Crittenden Fire Chief Lee Burton hopes caution is the rule when local families celebrate this year’s Fourth of July, especially since a small spark from a sparkler could touch off a large grass or brush fire in these dry conditions.

“I’m strongly urging all persons who plan to play with fireworks to take every precaution they can,” Burton said.
His tips for handling fireworks include having a garden hose or water supply close by, a bucket of sand to place used fireworks in and not disposing of used fireworks in a garbage can where they could ignite other trash.

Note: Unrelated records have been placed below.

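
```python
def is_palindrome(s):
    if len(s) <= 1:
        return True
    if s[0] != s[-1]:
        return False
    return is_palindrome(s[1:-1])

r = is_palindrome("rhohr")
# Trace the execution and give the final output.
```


is_palindrome("rhohr")
"rhohr": s[0]='r' == s[-1]='r' -> is_palindrome("hoh")
"hoh": s[0]='h' == s[-1]='h' -> is_palindrome("o")
"o": len <= 1 -> True
= True


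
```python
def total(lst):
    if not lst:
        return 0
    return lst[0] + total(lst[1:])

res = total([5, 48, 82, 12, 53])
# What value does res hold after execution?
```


total([5, 48, 82, 12, 53])
= 5 + total([48, 82, 12, 53])
= 5 + 48 + total([82, 12, 53])
= 5 + 48 + 82 + total([12, 53])
= 5 + 48 + 82 + 12 + total([53])
= 5 + 48 + 82 + 12 + 53 + total([])
= 5 + 48 + 82 + 12 + 53 + 0
= 200


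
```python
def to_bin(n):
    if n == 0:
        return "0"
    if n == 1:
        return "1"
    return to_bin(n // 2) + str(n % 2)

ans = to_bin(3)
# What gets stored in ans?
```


to_bin(3)
= to_bin(1) + "1"
= "1" + "1"
= "11"


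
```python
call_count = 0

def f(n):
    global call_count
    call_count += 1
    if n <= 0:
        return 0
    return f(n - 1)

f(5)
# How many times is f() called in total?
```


f(5) calls f(4) calls ... calls f(0)
Total calls: 5 + 1 (for base case) = 6


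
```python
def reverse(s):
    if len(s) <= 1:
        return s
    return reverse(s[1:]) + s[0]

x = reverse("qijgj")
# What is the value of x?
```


reverse("qijgj")
= reverse("ijgj") + "q"
= reverse("jgj") + "i" + "q"
= reverse("gj") + "j" + "i" + "q"
= reverse("j") + "g" + "j" + "i" + "q"
= "j" + "g" + "j" + "i" + "q"
= "jgjiq"


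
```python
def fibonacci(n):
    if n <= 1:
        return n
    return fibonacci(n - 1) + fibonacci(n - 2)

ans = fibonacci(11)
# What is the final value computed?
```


fibonacci(11)
= fibonacci(10) + fibonacci(9)
= (fibonacci(9) + fibonacci(8)) + fibonacci(9)
Computing bottom-up: fibonacci(0)=0, fibonacci(1)=1, fibonacci(2)=1, fibonacci(3)=2, fibonacci(4)=3, fibonacci(5)=5, fibonacci(6)=8, fibonacci(7)=13, fibonacci(8)=21, fibonacci(9)=34, fibonacci(10)=55, fibonacci(11)=89
= 89


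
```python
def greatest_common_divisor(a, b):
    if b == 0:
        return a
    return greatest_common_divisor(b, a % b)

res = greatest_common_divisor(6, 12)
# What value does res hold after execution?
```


greatest_common_divisor(6, 12)
= greatest_common_divisor(12, 6 % 12) = greatest_common_divisor(12, 6)
= greatest_common_divisor(6, 12 % 6) = greatest_common_divisor(6, 0)
b == 0, return a = 6


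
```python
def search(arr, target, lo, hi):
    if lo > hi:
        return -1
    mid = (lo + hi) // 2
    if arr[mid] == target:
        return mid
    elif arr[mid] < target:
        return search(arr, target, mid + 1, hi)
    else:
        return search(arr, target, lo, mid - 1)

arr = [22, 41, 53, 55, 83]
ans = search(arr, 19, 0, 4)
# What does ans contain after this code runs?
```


search(arr, 19, 0, 4)
lo=0, hi=4, mid=2, arr[mid]=53
53 > 19, search left half
lo=0, hi=1, mid=0, arr[mid]=22
22 > 19, search left half
lo > hi, target not found, return -1
= -1


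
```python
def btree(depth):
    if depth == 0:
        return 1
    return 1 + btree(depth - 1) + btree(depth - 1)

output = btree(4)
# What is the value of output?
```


btree(4)
= 1 + btree(3) + btree(3)
= 1 + 2 * btree(3)
btree(k) = 2^(k+1) - 1
btree(0) = 1
btree(1) = 3
btree(2) = 7
btree(3) = 15
btree(4) = 31
btree(4) = 2^5 - 1 = 31


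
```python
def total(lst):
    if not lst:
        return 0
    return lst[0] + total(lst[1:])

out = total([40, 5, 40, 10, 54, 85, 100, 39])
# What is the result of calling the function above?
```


total([40, 5, 40, 10, 54, 85, 100, 39])
= 40 + total([5, 40, 10, 54, 85, 100, 39])
= 40 + 5 + total([40, 10, 54, 85, 100, 39])
= 40 + 5 + 40 + total([10, 54, 85, 100, 39])
= 40 + 5 + 40 + 10 + total([54, 85, 100, 39])
= 40 + 5 + 40 + 10 + 54 + total([85, 100, 39])
= 40 + 5 + 40 + 10 + 54 + 85 + total([100, 39])
= 40 + 5 + 40 + 10 + 54 + 85 + 100 + total([39])
= 40 + 5 + 40 + 10 + 54 + 85 + 100 + 39 + total([])
= 40 + 5 + 40 + 10 + 54 + 85 + 100 + 39 + 0
= 373


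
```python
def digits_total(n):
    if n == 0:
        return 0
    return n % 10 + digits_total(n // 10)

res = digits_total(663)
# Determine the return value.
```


digits_total(663)
= 3 + digits_total(66)
= 3 + 6 + digits_total(6)
= 3 + 6 + 6 + digits_total(0)
= 3 + 6 + 6 + 0
= 15


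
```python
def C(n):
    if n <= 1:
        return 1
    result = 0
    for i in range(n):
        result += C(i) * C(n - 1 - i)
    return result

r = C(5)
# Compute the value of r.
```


C(5)
= sum of C(i) * C(5-1-i) for i in 0..4
First compute sub-values bottom-up:
  C(0) = 1, C(1) = 1
  C(2) = 1*1 + 1*1 = 2
  C(3) = 1*2 + 1*1 + 2*1 = 5
  C(4) = 1*5 + 1*2 + 2*1 + 5*1 = 14
Now C(5):
  C(0)*C(4) = 1*14 = 14
  C(1)*C(3) = 1*5 = 5
  C(2)*C(2) = 2*2 = 4
  C(3)*C(1) = 5*1 = 5
  C(4)*C(0) = 14*1 = 14
= 14 + 5 + 4 + 5 + 14
= 42


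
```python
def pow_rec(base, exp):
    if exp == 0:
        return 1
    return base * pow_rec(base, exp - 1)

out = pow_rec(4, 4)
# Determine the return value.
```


pow_rec(4, 4)
= 4 * pow_rec(4, 3)
= 4 * 4 * pow_rec(4, 2)
= 4 * 4 * 4 * pow_rec(4, 1)
= 4 * 4 * 4 * 4 * pow_rec(4, 0)
= 4 * 4 * 4 * 4 * 1
= 256


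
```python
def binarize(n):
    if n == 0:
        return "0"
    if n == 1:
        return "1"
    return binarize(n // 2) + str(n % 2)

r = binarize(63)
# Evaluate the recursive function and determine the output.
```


binarize(63)
= binarize(31) + "1"
= binarize(15) + "1" + "1"
= binarize(7) + "1" + "1" + "1"
= binarize(3) + "1" + "1" + "1" + "1"
= binarize(1) + "1" + "1" + "1" + "1" + "1"
= "1" + "1" + "1" + "1" + "1" + "1"
= "111111"


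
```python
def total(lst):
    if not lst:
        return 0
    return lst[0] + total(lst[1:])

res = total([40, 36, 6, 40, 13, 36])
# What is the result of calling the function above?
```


total([40, 36, 6, 40, 13, 36])
= 40 + total([36, 6, 40, 13, 36])
= 40 + 36 + total([6, 40, 13, 36])
= 40 + 36 + 6 + total([40, 13, 36])
= 40 + 36 + 6 + 40 + total([13, 36])
= 40 + 36 + 6 + 40 + 13 + total([36])
= 40 + 36 + 6 + 40 + 13 + 36 + total([])
= 40 + 36 + 6 + 40 + 13 + 36 + 0
= 171


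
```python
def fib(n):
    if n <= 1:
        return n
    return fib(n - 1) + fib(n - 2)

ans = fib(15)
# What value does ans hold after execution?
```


fib(15)
= fib(14) + fib(13)
= (fib(13) + fib(12)) + fib(13)
Computing bottom-up: fib(0)=0, fib(1)=1, fib(2)=1, fib(3)=2, fib(4)=3, fib(5)=5, fib(6)=8, fib(7)=13, fib(8)=21, fib(9)=34, fib(10)=55, fib(11)=89, fib(12)=144, fib(13)=233, fib(14)=377, fib(15)=610
= 610


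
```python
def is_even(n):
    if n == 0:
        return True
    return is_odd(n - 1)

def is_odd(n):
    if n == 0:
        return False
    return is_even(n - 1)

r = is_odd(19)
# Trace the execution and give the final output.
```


is_odd(19)
= is_even(18)
= is_odd(17)
= is_even(16)
= is_odd(15)
= is_even(14)
= is_odd(13)
= is_even(12)
= is_odd(11)
= is_even(10)
= is_odd(9)
= is_even(8)
= is_odd(7)
= is_even(6)
= is_odd(5)
= is_even(4)
= is_odd(3)
= is_even(2)
= is_odd(1)
= is_even(0)
n == 0: return True
= True


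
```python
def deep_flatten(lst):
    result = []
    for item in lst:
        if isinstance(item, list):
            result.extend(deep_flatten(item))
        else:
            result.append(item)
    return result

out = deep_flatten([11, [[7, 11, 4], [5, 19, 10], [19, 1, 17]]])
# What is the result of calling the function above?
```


deep_flatten([11, [[7, 11, 4], [5, 19, 10], [19, 1, 17]]])
Processing each element:
  11 is not a list -> append 11
  [[7, 11, 4], [5, 19, 10], [19, 1, 17]] is a list -> deep_flatten recursively -> [7, 11, 4, 5, 19, 10, 19, 1, 17]
= [11, 7, 11, 4, 5, 19, 10, 19, 1, 17]


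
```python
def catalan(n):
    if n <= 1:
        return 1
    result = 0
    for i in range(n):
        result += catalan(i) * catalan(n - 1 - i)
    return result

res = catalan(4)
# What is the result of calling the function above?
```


catalan(4)
= sum of catalan(i) * catalan(4-1-i) for i in 0..3
First compute sub-values bottom-up:
  catalan(0) = 1, catalan(1) = 1
  catalan(2) = 1*1 + 1*1 = 2
  catalan(3) = 1*2 + 1*1 + 2*1 = 5
Now catalan(4):
  catalan(0)*catalan(3) = 1*5 = 5
  catalan(1)*catalan(2) = 1*2 = 2
  catalan(2)*catalan(1) = 2*1 = 2
  catalan(3)*catalan(0) = 5*1 = 5
= 5 + 2 + 2 + 5
= 14


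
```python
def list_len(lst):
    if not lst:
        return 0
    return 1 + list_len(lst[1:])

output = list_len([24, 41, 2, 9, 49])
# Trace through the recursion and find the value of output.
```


list_len([24, 41, 2, 9, 49])
= 1 + list_len([41, 2, 9, 49])
= 1 + 1 + list_len([2, 9, 49])
= 1 + 1 + 1 + list_len([9, 49])
= 1 + 1 + 1 + 1 + list_len([49])
= 1 + 1 + 1 + 1 + 1 + list_len([])
= 1 + 1 + 1 + 1 + 1 + 0
= 5


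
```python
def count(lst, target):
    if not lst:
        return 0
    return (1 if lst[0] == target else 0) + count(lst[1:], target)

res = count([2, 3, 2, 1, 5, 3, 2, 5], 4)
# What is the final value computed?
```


count([2, 3, 2, 1, 5, 3, 2, 5], 4)
lst[0]=2 != 4: 0 + count([3, 2, 1, 5, 3, 2, 5], 4)
lst[0]=3 != 4: 0 + count([2, 1, 5, 3, 2, 5], 4)
lst[0]=2 != 4: 0 + count([1, 5, 3, 2, 5], 4)
lst[0]=1 != 4: 0 + count([5, 3, 2, 5], 4)
lst[0]=5 != 4: 0 + count([3, 2, 5], 4)
lst[0]=3 != 4: 0 + count([2, 5], 4)
lst[0]=2 != 4: 0 + count([5], 4)
lst[0]=5 != 4: 0 + count([], 4)
= 0


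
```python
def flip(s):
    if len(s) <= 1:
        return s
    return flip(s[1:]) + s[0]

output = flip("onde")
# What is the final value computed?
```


flip("onde")
= flip("nde") + "o"
= flip("de") + "n" + "o"
= flip("e") + "d" + "n" + "o"
= "e" + "d" + "n" + "o"
= "edno"


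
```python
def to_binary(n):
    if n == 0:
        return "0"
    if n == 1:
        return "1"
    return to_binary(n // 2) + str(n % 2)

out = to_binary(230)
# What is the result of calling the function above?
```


to_binary(230)
= to_binary(115) + "0"
= to_binary(57) + "1" + "0"
= to_binary(28) + "1" + "1" + "0"
= to_binary(14) + "0" + "1" + "1" + "0"
= to_binary(7) + "0" + "0" + "1" + "1" + "0"
= to_binary(3) + "1" + "0" + "0" + "1" + "1" + "0"
= to_binary(1) + "1" + "1" + "0" + "0" + "1" + "1" + "0"
= "1" + "1" + "1" + "0" + "0" + "1" + "1" + "0"
= "11100110"


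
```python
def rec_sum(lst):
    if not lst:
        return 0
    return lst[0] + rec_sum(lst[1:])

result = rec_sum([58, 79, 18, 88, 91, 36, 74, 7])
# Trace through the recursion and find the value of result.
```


rec_sum([58, 79, 18, 88, 91, 36, 74, 7])
= 58 + rec_sum([79, 18, 88, 91, 36, 74, 7])
= 58 + 79 + rec_sum([18, 88, 91, 36, 74, 7])
= 58 + 79 + 18 + rec_sum([88, 91, 36, 74, 7])
= 58 + 79 + 18 + 88 + rec_sum([91, 36, 74, 7])
= 58 + 79 + 18 + 88 + 91 + rec_sum([36, 74, 7])
= 58 + 79 + 18 + 88 + 91 + 36 + rec_sum([74, 7])
= 58 + 79 + 18 + 88 + 91 + 36 + 74 + rec_sum([7])
= 58 + 79 + 18 + 88 + 91 + 36 + 74 + 7 + rec_sum([])
= 58 + 79 + 18 + 88 + 91 + 36 + 74 + 7 + 0
= 451


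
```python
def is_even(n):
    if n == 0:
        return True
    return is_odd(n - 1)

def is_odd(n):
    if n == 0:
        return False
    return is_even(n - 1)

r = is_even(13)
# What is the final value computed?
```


is_even(13)
= is_odd(12)
= is_even(11)
= is_odd(10)
= is_even(9)
= is_odd(8)
= is_even(7)
= is_odd(6)
= is_even(5)
= is_odd(4)
= is_even(3)
= is_odd(2)
= is_even(1)
= is_odd(0)
n == 0: return False
= False


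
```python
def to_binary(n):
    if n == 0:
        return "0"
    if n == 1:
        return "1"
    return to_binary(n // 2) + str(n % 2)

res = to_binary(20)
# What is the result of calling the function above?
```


to_binary(20)
= to_binary(10) + "0"
= to_binary(5) + "0" + "0"
= to_binary(2) + "1" + "0" + "0"
= to_binary(1) + "0" + "1" + "0" + "0"
= "1" + "0" + "1" + "0" + "0"
= "10100"


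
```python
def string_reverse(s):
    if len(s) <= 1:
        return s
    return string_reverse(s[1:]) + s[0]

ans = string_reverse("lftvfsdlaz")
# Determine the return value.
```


string_reverse("lftvfsdlaz")
= string_reverse("ftvfsdlaz") + "l"
= string_reverse("tvfsdlaz") + "f" + "l"
= string_reverse("vfsdlaz") + "t" + "f" + "l"
= string_reverse("fsdlaz") + "v" + "t" + "f" + "l"
= string_reverse("sdlaz") + "f" + "v" + "t" + "f" + "l"
= string_reverse("dlaz") + "s" + "f" + "v" + "t" + "f" + "l"
= string_reverse("laz") + "d" + "s" + "f" + "v" + "t" + "f" + "l"
= string_reverse("az") + "l" + "d" + "s" + "f" + "v" + "t" + "f" + "l"
= string_reverse("z") + "a" + "l" + "d" + "s" + "f" + "v" + "t" + "f" + "l"
= "z" + "a" + "l" + "d" + "s" + "f" + "v" + "t" + "f" + "l"
= "zaldsfvtfl"


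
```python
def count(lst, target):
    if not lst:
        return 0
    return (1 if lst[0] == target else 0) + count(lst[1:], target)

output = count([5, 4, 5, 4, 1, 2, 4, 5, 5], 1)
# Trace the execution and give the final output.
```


count([5, 4, 5, 4, 1, 2, 4, 5, 5], 1)
lst[0]=5 != 1: 0 + count([4, 5, 4, 1, 2, 4, 5, 5], 1)
lst[0]=4 != 1: 0 + count([5, 4, 1, 2, 4, 5, 5], 1)
lst[0]=5 != 1: 0 + count([4, 1, 2, 4, 5, 5], 1)
lst[0]=4 != 1: 0 + count([1, 2, 4, 5, 5], 1)
lst[0]=1 == 1: 1 + count([2, 4, 5, 5], 1)
lst[0]=2 != 1: 0 + count([4, 5, 5], 1)
lst[0]=4 != 1: 0 + count([5, 5], 1)
lst[0]=5 != 1: 0 + count([5], 1)
lst[0]=5 != 1: 0 + count([], 1)
= 1


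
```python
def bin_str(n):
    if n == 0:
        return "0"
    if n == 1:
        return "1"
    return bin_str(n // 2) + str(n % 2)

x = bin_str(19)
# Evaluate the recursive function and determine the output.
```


bin_str(19)
= bin_str(9) + "1"
= bin_str(4) + "1" + "1"
= bin_str(2) + "0" + "1" + "1"
= bin_str(1) + "0" + "0" + "1" + "1"
= "1" + "0" + "0" + "1" + "1"
= "10011"


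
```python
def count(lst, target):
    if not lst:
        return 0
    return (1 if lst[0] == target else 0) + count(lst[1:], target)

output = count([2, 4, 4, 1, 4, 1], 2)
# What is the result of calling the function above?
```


count([2, 4, 4, 1, 4, 1], 2)
lst[0]=2 == 2: 1 + count([4, 4, 1, 4, 1], 2)
lst[0]=4 != 2: 0 + count([4, 1, 4, 1], 2)
lst[0]=4 != 2: 0 + count([1, 4, 1], 2)
lst[0]=1 != 2: 0 + count([4, 1], 2)
lst[0]=4 != 2: 0 + count([1], 2)
lst[0]=1 != 2: 0 + count([], 2)
= 1


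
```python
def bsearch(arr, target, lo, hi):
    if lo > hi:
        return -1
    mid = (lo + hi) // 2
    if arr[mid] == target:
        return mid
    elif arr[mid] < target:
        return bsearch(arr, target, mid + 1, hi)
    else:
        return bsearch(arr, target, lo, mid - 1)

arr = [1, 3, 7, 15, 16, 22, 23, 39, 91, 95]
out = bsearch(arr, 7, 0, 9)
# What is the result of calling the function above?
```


bsearch(arr, 7, 0, 9)
lo=0, hi=9, mid=4, arr[mid]=16
16 > 7, search left half
lo=0, hi=3, mid=1, arr[mid]=3
3 < 7, search right half
lo=2, hi=3, mid=2, arr[mid]=7
arr[2] == 7, found at index 2
= 2


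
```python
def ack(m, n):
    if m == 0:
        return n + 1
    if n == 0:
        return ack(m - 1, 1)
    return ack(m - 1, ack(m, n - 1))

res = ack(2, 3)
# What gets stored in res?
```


ack(2, 3)
= ack(1, ack(2, 2))
First compute ack(2, 2) = 7
= ack(1, 7)
= 9


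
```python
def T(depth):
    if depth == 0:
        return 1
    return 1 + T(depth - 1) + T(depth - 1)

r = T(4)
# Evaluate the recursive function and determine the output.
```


T(4)
= 1 + T(3) + T(3)
= 1 + 2 * T(3)
T(k) = 2^(k+1) - 1
T(0) = 1
T(1) = 3
T(2) = 7
T(3) = 15
T(4) = 31
T(4) = 2^5 - 1 = 31


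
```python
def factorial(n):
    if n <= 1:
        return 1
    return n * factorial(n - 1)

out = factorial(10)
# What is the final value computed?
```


factorial(10)
= 10 * factorial(9)
= 10 * 9 * factorial(8)
= 10 * 9 * 8 * factorial(7)
= 10 * 9 * 8 * 7 * factorial(6)
= 10 * 9 * 8 * 7 * 6 * factorial(5)
= 10 * 9 * 8 * 7 * 6 * 5 * factorial(4)
= 10 * 9 * 8 * 7 * 6 * 5 * 4 * factorial(3)
= 10 * 9 * 8 * 7 * 6 * 5 * 4 * 3 * factorial(2)
= 10 * 9 * 8 * 7 * 6 * 5 * 4 * 3 * 2 * factorial(1)
= 10 * 9 * 8 * 7 * 6 * 5 * 4 * 3 * 2 * 1
= 3628800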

Last year, Burton said a 14-year-old girl in the Mt. Zion area saved her family from tragedy after she awoke to crackling sounds and discovered a garbage can with used fireworks had caught fire burning up a patio and part of an outside wall following the family’s July 4th celebration.

Because of the extremely dry conditions, more than 70 counties have declared burn bans.

Neighboring counties under a burn ban include Boone, Campbell and Scott counties.

Some of these bans include fireworks, which go hand in hand with celebrating the fourth of July.

As of July 2, Grant County was not under a burn ban, but fire officials are worried about the possibility for grass fire started from fireworks.

“I am concerned that if fireworks are not handled properly, they could create a grass fire situation,” said Dry Ridge Fire Chief Tom Jump.

“Everything is so dry.”

Jump said the department had responded to several “nuisance type fires,” where people carelessly tossed out a cigarette and caught mulch on fire.

“No one wants to dampen people’s good time for the Fourth of July, but people just need to use common sense with what they’re doing and where they are doing it,” Jump said.

Firefighters across Kentucky have been battling wildfires that have been caused by sparks from vehicles, farm equipment and downed power lines.

“These extreme weather conditions not only increase fire danger, but also make it very taxing on the firefighters working to eliminate the fires,” said Kentucky Fire Commission Executive Director Ronnie Day.